Johannes Brahms was a German composer and pianist of the Romantic period. Born in Hamburg into a Lutheran family, Brahms spent much of his professional life in Vienna, Austria. Take a look below for 30 more strange and interesting facts about Johannes Brahms.
1. His reputation and status as a composer is such that he is sometimes grouped with Johann Sebastian Bach and Ludwig van Beethoven as one of the “Three Bs” of music, a comment originally made by the 19th century conductor Hans von Bulow.
2. Brahms composed for symphony orchestra, chamber ensembles, piano, organ, and voice and chorus.
3. As a virtuoso pianist, he premiered many of his own works.
4. He worked with some of the leading performers of his time, including the pianist Clara Schumann and the violinist Joseph Joachim.
5. Many of his works have become staples of the modern concert repertoire.
6. An uncompromising perfectionist, Brahms destroyed some of his works and left others unpublished.
7. Brahms has been considered, by his contemporaries and by later writers, as both a traditionalist and an innovator.
8. His music is firmly rooted in the structures and compositional techniques of the Classical masters.
9. While many contemporaries found his music too academic, his contribution and craftsmanship have been admired by subsequent figures as diverse as Arnold Schoenberg and Edward Elgar.
10. The diligent, highly constructed nature of Brahms’s works was a starting point and an inspiration for a generation of composers.
11. Brahms was born on May 7, 1833, in Hamburg.
12. His father, Johann Jakob Brahms, was a musician from Heide, who came to Hamburg to pursue a career in music.
13. His mother, Johanna Henrika Christiane Nissen, was a seamstress.
14. Brahms had his first musical training from his father.
15. When he turned seven, he started taking piano lessons from Otto Friedrich Willibald Cossel and later from Eduard Marxsen.

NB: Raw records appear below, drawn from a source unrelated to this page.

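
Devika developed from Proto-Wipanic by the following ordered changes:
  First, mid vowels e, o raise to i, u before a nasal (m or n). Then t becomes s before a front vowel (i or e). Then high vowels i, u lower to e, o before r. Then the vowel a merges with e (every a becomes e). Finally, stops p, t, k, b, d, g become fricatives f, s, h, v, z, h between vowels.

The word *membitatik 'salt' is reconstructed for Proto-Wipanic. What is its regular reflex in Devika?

mimbisesik

Devika: *membitatik
  membitatik → mimbitatik   [pre-nasal raising]
  mimbitatik → mimbitasik   [palatalisation]
  mimbitasik (rule 3 does not apply)
  mimbitasik → mimbitesik   [vowel merger]
  mimbitesik → mimbisesik   [intervocalic lenition]
  giving Devika mimbisesik.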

16. When Brahms turned 13, he began contributing to the family income by playing at taverns, restaurants and local dance halls in the city’s dock area.
17. Working for a prolonged period in smoke laden rooms soon affected his health and he became sick.
18. In 1847, he was sent to Winsen an der Luhe. Here, he conducted the male choir and for it, he wrote his first choral composition.
19. On returning to Hamburg, he resumed playing at taverns and to earn more money, started giving piano lessons.
20. Piano Concerto No. 1 in D minor, Op. 15, completed in 1858, was Brahms’ first major work. It is written in three movements and is around 40 to 50 minutes long.
21. Brahms never married.
22. In 1858, he had an affair with Agathe von Siebold of Gottingen and became engaged to her in 1859. However, all of a sudden, he withdrew from the relationship.
23. His letters prove that he did not want to go into any kind of permanent relationship that would bind him to a particular person.
24. Sometime around 1896, Brahms developed cancer and died from it on April 3, 1897, at the age of 63.
25. He is buried in the Zentralfriedhof in Vienna.
26. The monument over his grave was designed by Victor Horta and was sculpted by Ilse von Twardowski-Conrat.
27. Shortly after his death, English composer Hubert Parry wrote a short symphonic movement for orchestra called “Elegy for Brahms.”
28. Brahms has been described as an agnostic and a humanist.
29. Brahms’ point of view looked both backward and forward; his output was often bold in its exploration of harmony and rhythm. As a result, he was an influence on composers of both conservative and modernist tendencies.
30. Within his lifetime, his idiom left an imprint on several composers within his personal circle, who strongly admired his music, such as Heinrich von Herzogenberg, Robert Fuchs and Julius Rontgen, as well as on Gustav Jenner, who was Brahms’s only formal composition pupil.